In the aftermath of 9/11. Snowden takes an unnuanced view of what the US must do to combat terrorism. After his discharge from the Army, the nationalist fervor begins to seep away, and he develops a more complicated moral outlook. When he begins to work for the intelligence services and sees how the government corrupts the machines that he has grown to love, he begins to question America’s moral certitude, realizing that the morality of the technology is only as strong as those who wield the tech.

Snowden’s concerns become even more relevant today, as automation, enabled by artificial intelligence and machine learning, take over human supervision of many technological functions. Just as the NSA’s mass surveillance program had little oversight, the U.S. government does little to supervise the use of artificial intelligence, exposing millions to the consequences of amoral, machine-driven decision making.

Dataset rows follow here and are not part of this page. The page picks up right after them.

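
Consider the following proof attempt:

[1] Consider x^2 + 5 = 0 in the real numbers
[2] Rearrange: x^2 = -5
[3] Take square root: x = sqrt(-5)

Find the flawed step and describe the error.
Step 3: Take square root: x = sqrt(-5)

Step 3 takes the square root of -5, which is negative. In the real number system, the square root of a negative number is undefined. The equation x^2 + 5 = 0 has no real solutions. Square roots of negative numbers only exist in the complex numbers.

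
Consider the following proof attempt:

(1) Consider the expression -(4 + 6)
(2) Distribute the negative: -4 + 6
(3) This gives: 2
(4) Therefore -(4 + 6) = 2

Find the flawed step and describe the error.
Step 2: Distribute the negative: -4 + 6

Step 2 incorrectly distributes the negative sign. The correct distribution is -(4 + 6) = -4 - 6 = -10. The negative must be applied to both terms, not just the first. The error treats -(4 + 6) as -4 + 6, which equals 2 instead of -10.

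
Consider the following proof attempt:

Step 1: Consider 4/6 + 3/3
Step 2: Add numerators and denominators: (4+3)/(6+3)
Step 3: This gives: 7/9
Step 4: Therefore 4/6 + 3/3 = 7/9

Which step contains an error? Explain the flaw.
Step 2: Add numerators and denominators: (4+3)/(6+3)

Step 2 incorrectly adds fractions by separately adding numerators and denominators. This is wrong. The correct method requires a common denominator: 4/6 + 3/3 = (4×3 + 3×6)/(6×3) = 30/18 = 5/3. The method used gives 7/9, which is different.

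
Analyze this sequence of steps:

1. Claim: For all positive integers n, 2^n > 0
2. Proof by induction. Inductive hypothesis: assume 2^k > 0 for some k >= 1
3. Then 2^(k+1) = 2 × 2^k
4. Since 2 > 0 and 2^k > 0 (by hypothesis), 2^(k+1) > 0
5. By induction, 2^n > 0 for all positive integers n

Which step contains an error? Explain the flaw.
Step 5: By induction, 2^n > 0 for all positive integers n

Step 5 concludes the proof by induction, but no base case was ever established. A valid induction proof requires: (1) a base case proving 2^1 > 0, and (2) an inductive step showing IF 2^k > 0 THEN 2^(k+1) > 0. Steps 2-4 correctly establish the inductive step, but without the base case the conclusion in step 5 does not follow.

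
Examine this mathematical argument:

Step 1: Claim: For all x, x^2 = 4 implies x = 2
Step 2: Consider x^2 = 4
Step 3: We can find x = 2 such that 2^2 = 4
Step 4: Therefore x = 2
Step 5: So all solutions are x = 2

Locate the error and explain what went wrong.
Step 4: Therefore x = 2

Step 4 incorrectly concludes that x = 2 is the only solution. The proof shows that x = 2 is A solution (existence), but does not show it is the ONLY solution (uniqueness). In fact, x = -2 is also a solution since (-2)^2 = 4. Finding one solution doesn't prove there are no others.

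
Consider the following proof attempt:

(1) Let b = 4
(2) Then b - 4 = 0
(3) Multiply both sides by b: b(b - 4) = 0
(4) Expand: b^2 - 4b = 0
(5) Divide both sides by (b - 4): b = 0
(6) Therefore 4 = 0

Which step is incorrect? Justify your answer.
Step 5: Divide both sides by (b - 4): b = 0

Step 5 divides both sides by (b - 4). However, since b = 4, we have (b - 4) = 0. Division by zero is undefined, making this step invalid.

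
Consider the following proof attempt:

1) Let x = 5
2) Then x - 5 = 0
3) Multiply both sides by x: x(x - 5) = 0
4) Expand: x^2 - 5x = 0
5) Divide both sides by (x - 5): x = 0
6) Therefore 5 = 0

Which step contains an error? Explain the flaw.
Step 5: Divide both sides by (x - 5): x = 0

Step 5 divides both sides by (x - 5). However, since x = 5, we have (x - 5) = 0. Division by zero is undefined, making this step invalid.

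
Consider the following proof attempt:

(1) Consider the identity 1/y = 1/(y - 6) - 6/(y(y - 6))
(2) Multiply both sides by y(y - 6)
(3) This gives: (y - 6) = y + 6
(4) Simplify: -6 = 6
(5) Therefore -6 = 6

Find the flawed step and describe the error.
Step 3: This gives: (y - 6) = y + 6

Step 3 makes a sign error when clearing denominators. Multiplying -6/(y(y - 6)) by y(y - 6) gives -6, not +6. The correct result is (y - 6) = y - 6, which is trivially true, not (y - 6) = y + 6. (Step 1 is a valid identity: 1/(y - 6) - 6/(y(y - 6)) = (y - 6)/(y(y - 6)) = 1/y.)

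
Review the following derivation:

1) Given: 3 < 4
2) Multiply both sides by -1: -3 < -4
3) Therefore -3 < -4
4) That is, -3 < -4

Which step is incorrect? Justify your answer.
Step 2: Multiply both sides by -1: -3 < -4

Step 2 multiplies both sides by -1 but fails to reverse the inequality sign. When multiplying (or dividing) an inequality by a negative number, the direction must be reversed. Since 3 < 4, we should get -3 > -4, i.e., -3 > -4.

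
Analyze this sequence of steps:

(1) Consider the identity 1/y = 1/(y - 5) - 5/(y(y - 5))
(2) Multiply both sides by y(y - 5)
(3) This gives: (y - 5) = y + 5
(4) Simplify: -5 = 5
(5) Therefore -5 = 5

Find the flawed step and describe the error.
Step 3: This gives: (y - 5) = y + 5

Step 3 makes a sign error when clearing denominators. Multiplying -5/(y(y - 5)) by y(y - 5) gives -5, not +5. The correct result is (y - 5) = y - 5, which is trivially true, not (y - 5) = y + 5. (Step 1 is a valid identity: 1/(y - 5) - 5/(y(y - 5)) = (y - 5)/(y(y - 5)) = 1/y.)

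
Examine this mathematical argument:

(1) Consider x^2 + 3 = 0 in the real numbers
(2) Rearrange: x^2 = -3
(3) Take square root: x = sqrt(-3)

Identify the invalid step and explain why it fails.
Step 3: Take square root: x = sqrt(-3)

Step 3 takes the square root of -3, which is negative. In the real number system, the square root of a negative number is undefined. The equation x^2 + 3 = 0 has no real solutions. Square roots of negative numbers only exist in the complex numbers.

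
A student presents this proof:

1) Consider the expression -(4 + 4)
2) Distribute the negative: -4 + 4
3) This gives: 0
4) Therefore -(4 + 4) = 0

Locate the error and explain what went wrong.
Step 2: Distribute the negative: -4 + 4

Step 2 incorrectly distributes the negative sign. The correct distribution is -(4 + 4) = -4 - 4 = -8. The negative must be applied to both terms, not just the first. The error treats -(4 + 4) as -4 + 4, which equals 0 instead of -8.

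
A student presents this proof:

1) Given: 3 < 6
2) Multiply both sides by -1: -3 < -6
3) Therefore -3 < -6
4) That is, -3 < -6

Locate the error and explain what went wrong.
Step 2: Multiply both sides by -1: -3 < -6

Step 2 multiplies both sides by -1 but fails to reverse the inequality sign. When multiplying (or dividing) an inequality by a negative number, the direction must be reversed. Since 3 < 6, we should get -3 > -6, i.e., -3 > -6.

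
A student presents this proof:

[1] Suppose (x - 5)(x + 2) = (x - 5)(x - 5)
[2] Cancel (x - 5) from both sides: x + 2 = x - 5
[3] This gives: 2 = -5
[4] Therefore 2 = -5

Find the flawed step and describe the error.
Step 2: Cancel (x - 5) from both sides: x + 2 = x - 5

Step 2 cancels (x - 5) from both sides. This is only valid if (x - 5) ≠ 0, i.e., x ≠ 5. When x = 5, both sides equal zero regardless of the other factors. The correct approach requires considering x = 5 as a separate case.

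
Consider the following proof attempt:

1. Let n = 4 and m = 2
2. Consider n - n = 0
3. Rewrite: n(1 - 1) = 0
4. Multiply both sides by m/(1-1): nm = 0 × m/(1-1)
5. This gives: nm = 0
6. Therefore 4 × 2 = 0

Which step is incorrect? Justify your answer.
Step 4: Multiply both sides by m/(1-1): nm = 0 × m/(1-1)

Step 4 multiplies both sides by m/(1-1). However, 1-1 = 0, so this is multiplication by m/0, which is undefined. We cannot multiply by an undefined expression.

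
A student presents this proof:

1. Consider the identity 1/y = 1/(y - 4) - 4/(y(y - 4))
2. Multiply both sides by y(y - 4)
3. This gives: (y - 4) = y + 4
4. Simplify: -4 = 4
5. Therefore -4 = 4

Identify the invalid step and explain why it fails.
Step 3: This gives: (y - 4) = y + 4

Step 3 makes a sign error when clearing denominators. Multiplying -4/(y(y - 4)) by y(y - 4) gives -4, not +4. The correct result is (y - 4) = y - 4, which is trivially true, not (y - 4) = y + 4. (Step 1 is a valid identity: 1/(y - 4) - 4/(y(y - 4)) = (y - 4)/(y(y - 4)) = 1/y.)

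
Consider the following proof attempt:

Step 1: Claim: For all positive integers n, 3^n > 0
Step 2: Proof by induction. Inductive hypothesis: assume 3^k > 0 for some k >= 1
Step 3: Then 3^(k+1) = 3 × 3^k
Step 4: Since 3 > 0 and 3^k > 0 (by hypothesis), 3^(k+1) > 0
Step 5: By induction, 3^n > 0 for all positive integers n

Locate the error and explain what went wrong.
Step 5: By induction, 3^n > 0 for all positive integers n

Step 5 concludes the proof by induction, but no base case was ever established. A valid induction proof requires: (1) a base case proving 3^1 > 0, and (2) an inductive step showing IF 3^k > 0 THEN 3^(k+1) > 0. Steps 2-4 correctly establish the inductive step, but without the base case the conclusion in step 5 does not follow.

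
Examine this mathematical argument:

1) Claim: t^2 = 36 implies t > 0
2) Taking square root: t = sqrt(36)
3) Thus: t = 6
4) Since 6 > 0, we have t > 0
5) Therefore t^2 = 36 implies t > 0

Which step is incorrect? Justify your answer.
Step 2: Taking square root: t = sqrt(36)

Step 2 takes the square root and assumes the positive root only. The equation t^2 = 36 actually has two solutions: t = 6 and t = -6. The proof silently assumes t > 0 without justification, then uses this assumption to conclude t > 0, which is circular. The counterexample t = -6 shows the claim is false.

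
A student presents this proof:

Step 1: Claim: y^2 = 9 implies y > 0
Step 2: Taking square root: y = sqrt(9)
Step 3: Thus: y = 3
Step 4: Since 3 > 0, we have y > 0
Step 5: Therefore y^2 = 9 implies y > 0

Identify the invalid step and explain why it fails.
Step 2: Taking square root: y = sqrt(9)

Step 2 takes the square root and assumes the positive root only. The equation y^2 = 9 actually has two solutions: y = 3 and y = -3. The proof silently assumes y > 0 without justification, then uses this assumption to conclude y > 0, which is circular. The counterexample y = -3 shows the claim is false.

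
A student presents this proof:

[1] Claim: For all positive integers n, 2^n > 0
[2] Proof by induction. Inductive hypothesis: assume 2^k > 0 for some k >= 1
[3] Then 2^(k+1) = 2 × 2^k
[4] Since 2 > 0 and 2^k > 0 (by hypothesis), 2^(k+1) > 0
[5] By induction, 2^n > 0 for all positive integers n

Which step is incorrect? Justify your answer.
Step 5: By induction, 2^n > 0 for all positive integers n

Step 5 concludes the proof by induction, but no base case was ever established. A valid induction proof requires: (1) a base case proving 2^1 > 0, and (2) an inductive step showing IF 2^k > 0 THEN 2^(k+1) > 0. Steps 2-4 correctly establish the inductive step, but without the base case the conclusion in step 5 does not follow.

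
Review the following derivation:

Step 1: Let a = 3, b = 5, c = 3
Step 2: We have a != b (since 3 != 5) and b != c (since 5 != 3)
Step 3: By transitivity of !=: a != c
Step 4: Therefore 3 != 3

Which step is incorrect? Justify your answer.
Step 3: By transitivity of !=: a != c

Step 3 incorrectly applies transitivity to the '!=' relation. Transitivity states: if a R b and b R c, then a R c. However, '!=' is not transitive. Counterexample: 3 != 5 and 5 != 3, but 3 = 3 (both equal 3). Transitivity holds for relations like <, <=, =, but not for !=.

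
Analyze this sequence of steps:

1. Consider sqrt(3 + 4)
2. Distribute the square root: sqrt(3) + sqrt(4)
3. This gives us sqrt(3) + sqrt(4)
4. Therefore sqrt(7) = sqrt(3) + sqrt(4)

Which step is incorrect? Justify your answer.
Step 2: Distribute the square root: sqrt(3) + sqrt(4)

Step 2 incorrectly 'distributes' the square root over addition. The square root function does not distribute: sqrt(a + b) ≠ sqrt(a) + sqrt(b). In fact, sqrt(3 + 4) = sqrt(7) ≈ 2.6458, while sqrt(3) + sqrt(4) ≈ 3.7321.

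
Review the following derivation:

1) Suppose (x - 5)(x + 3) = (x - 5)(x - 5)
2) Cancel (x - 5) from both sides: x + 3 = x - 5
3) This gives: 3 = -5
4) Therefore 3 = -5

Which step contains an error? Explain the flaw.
Step 2: Cancel (x - 5) from both sides: x + 3 = x - 5

Step 2 cancels (x - 5) from both sides. This is only valid if (x - 5) ≠ 0, i.e., x ≠ 5. When x = 5, both sides equal zero regardless of the other factors. The correct approach requires considering x = 5 as a separate case.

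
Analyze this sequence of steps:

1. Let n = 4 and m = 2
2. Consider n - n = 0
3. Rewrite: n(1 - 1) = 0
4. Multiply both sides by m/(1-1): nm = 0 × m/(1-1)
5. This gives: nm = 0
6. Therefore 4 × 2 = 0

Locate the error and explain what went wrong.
Step 4: Multiply both sides by m/(1-1): nm = 0 × m/(1-1)

Step 4 multiplies both sides by m/(1-1). However, 1-1 = 0, so this is multiplication by m/0, which is undefined. We cannot multiply by an undefined expression.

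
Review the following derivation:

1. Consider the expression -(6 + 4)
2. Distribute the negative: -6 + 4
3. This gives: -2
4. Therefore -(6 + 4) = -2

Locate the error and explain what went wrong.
Step 2: Distribute the negative: -6 + 4

Step 2 incorrectly distributes the negative sign. The correct distribution is -(6 + 4) = -6 - 4 = -10. The negative must be applied to both terms, not just the first. The error treats -(6 + 4) as -6 + 4, which equals -2 instead of -10.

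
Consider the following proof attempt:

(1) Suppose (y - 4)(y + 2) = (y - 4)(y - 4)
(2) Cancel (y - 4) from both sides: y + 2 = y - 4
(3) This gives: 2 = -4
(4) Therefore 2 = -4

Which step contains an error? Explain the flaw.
Step 2: Cancel (y - 4) from both sides: y + 2 = y - 4

Step 2 cancels (y - 4) from both sides. This is only valid if (y - 4) ≠ 0, i.e., y ≠ 4. When y = 4, both sides equal zero regardless of the other factors. The correct approach requires considering y = 4 as a separate case.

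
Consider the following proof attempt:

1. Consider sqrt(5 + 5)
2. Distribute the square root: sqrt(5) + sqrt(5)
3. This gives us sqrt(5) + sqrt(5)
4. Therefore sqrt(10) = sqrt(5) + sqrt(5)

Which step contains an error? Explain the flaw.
Step 2: Distribute the square root: sqrt(5) + sqrt(5)

Step 2 incorrectly 'distributes' the square root over addition. The square root function does not distribute: sqrt(a + b) ≠ sqrt(a) + sqrt(b). In fact, sqrt(5 + 5) = sqrt(10) ≈ 3.1623, while sqrt(5) + sqrt(5) ≈ 4.4721.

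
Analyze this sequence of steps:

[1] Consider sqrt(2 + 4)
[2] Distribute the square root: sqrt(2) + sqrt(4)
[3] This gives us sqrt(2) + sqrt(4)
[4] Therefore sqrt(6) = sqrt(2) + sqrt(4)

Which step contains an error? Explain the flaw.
Step 2: Distribute the square root: sqrt(2) + sqrt(4)

Step 2 incorrectly 'distributes' the square root over addition. The square root function does not distribute: sqrt(a + b) ≠ sqrt(a) + sqrt(b). In fact, sqrt(2 + 4) = sqrt(6) ≈ 2.4495, while sqrt(2) + sqrt(4) ≈ 3.4142.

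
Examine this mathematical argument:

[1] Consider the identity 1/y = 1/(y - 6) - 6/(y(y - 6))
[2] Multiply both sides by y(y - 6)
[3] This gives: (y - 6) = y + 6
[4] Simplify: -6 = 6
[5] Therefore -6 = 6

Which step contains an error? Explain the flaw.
Step 3: This gives: (y - 6) = y + 6

Step 3 makes a sign error when clearing denominators. Multiplying -6/(y(y - 6)) by y(y - 6) gives -6, not +6. The correct result is (y - 6) = y - 6, which is trivially true, not (y - 6) = y + 6. (Step 1 is a valid identity: 1/(y - 6) - 6/(y(y - 6)) = (y - 6)/(y(y - 6)) = 1/y.)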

Snowden believes those wielding the most powerful tech in the world seem to be operating without a moral compass at all. He cites the examples of Nagasaki and Hiroshima as evidence of the horrors that technology, wielded with ambiguous morality, can heap onto a population. He becomes a whistleblower, hoping to return technology to a position of positive morality.

At the same time, by knighting himself as the sole determiner of whether the program is and isn’t moral, he demonstrates remarkable self-assurance, to the point of arrogance. He chooses to break the law rather than trying to go through the proper whistleblowing channels. As such, his revelations have a limited impact: The EU’s GDPR is positive, but not much changes back home. Immorality didn’t defeat immorality, and public indifference to mass surveillance continues, as does the risk of technology being exploited for evil purposes. 

Anonymity

To Snowden, anonymity is an important cornerstone of internet culture. Having spent so much time online, he revels in the ability to drift in and out of an identity, to hack the malleable persona that perpetual anonymity provides. Unless people have the option of not being identified online, he suggests that the internet, and people as a whole, will never truly be free. To Snowden, being anonymous online is an essential choice, a freedom which should never be surrendered.

 

Snowden describes his earliest online experiences in excruciating detail. He lists the mistakes he made online while noting anonymity always protected him. No matter what stupid argument he was dragged into or what naïve post he made on a computer forum, begging for help, he was always able to ditch his identity for an entirely new one. These forays are formative experiences for Snowden: Anonymity becomes the arena in which he can fail without fearing repercussions. Later, he operates beneath the cloak of anonymity as he executes his plan, only jettisoning it when he has to ask others to help him reveal it to the public.

In the present day, online anonymity is rapidly vanishing. People post massive amounts of personal data on social media, which businesses—and sometimes nefarious actors—mine for not only advertising but also disinformation and psychological warfare. The government’s collection of metadata means that, no matter what identity a user has adopted, anonymity is gone. Snowden presents the Tor browser as an important tool for fighting back, and he launches his own Tor server to help those living under authoritarian governments access some form of anonymous browsing.

Snowden’s role as the whistleblower means the end of his own anonymity. He tries to seize control of the moment, recording his own unmasking video and surrendering his anonymity to ensure that his message is heard. An anonymous NSA contractor has become one of the world’s most notorious fugitives, yet his quest had limited success. Few people safeguard their personal data, and in many countries—the EU’s “right to be forgotten” notwithstanding—people still have no ownership over their data and no say in how it’s stored and used.